Oleh: Dr. Suwarsono Muhammad, Dosen FBE UII Yogyakarta dan Penulis aktif
Opini, pinbasmui.com – Ketika nama Milton Friedman disebut biasanya selalu diikuti dengan nama University of Chicago. Keduanya sepertinya tidak pernah dan tidak dapat terpisahkan, sekalipun sesungguhnya dia mendapatkan gelar doktornya dari Columbia University pada tahun 1946. Keduanya dikenal sebagai raksasa dunia – individu dan lembaga – yang sepenuhnya bertanggungjawab pada konsolidasi, perkembangan, dan kemapanan paham ekonomi liberal dan epistemologi instrumentalisme-positivisme ekonomi. Tulisannya yang di kemudian hari dikenal dengan sebutan F-53 menjadi penanda zaman yang tidak pernah bergeser posisi dominasinya sampai hari-hari ini.

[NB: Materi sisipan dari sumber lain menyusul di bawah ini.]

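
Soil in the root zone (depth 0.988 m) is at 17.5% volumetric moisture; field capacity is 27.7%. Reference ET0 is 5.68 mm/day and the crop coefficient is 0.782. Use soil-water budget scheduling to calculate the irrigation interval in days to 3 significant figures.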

Friedman menerima penghargaan Nobel Ekonomi pada tahun 1976. Perlu diketahui juga bahwa Friedman mendapat julukan sebagai anak spiritual dari Adam Smith, julukan yang diberikan oleh New York Times pada tahun 1976 (Overveltd, 2007: 91), sekalipun pada masa mudanya ia tidak dikenal sebagai calon ekonom cemerlang, menurut beberapa koleganya ketika itu. Ia lebih dikenal sebagai aktivis politik. Hubungan keduanya bersifat timbal balik (resiprokal) saling memberikan koontribusi dan menguntungkan kedua belah pihak. Sepertinya hanya karena lingkungan dan dukungan dari University of Chicago nama Friedman sebagai ekonom pasar bebas mendunia secara berkelanjutan.
Dia hidup dan tumbuh dalam budaya akademik perguruan tinggi yang tepat. Demikian pula sebaliknya, Friedman memberikan kontribusi akademik, ekonomi, dan politik pada University of Chicago. “The Chicago Boys” menyebar ke seantero dunia, khususnya di banyak negara berkembang (lihat Edwards, 2023). Rasanya tidak mungkin dan tidak perlu menghitung siapa yang memberikan kontribusi yang lebih signifikan. Yang tampak pasti hubungan melekat erat itu berlangsung berkelanjutan, dan tercatat secara baik dalam sejarah dunia – akademik, politik, dan ekonomi.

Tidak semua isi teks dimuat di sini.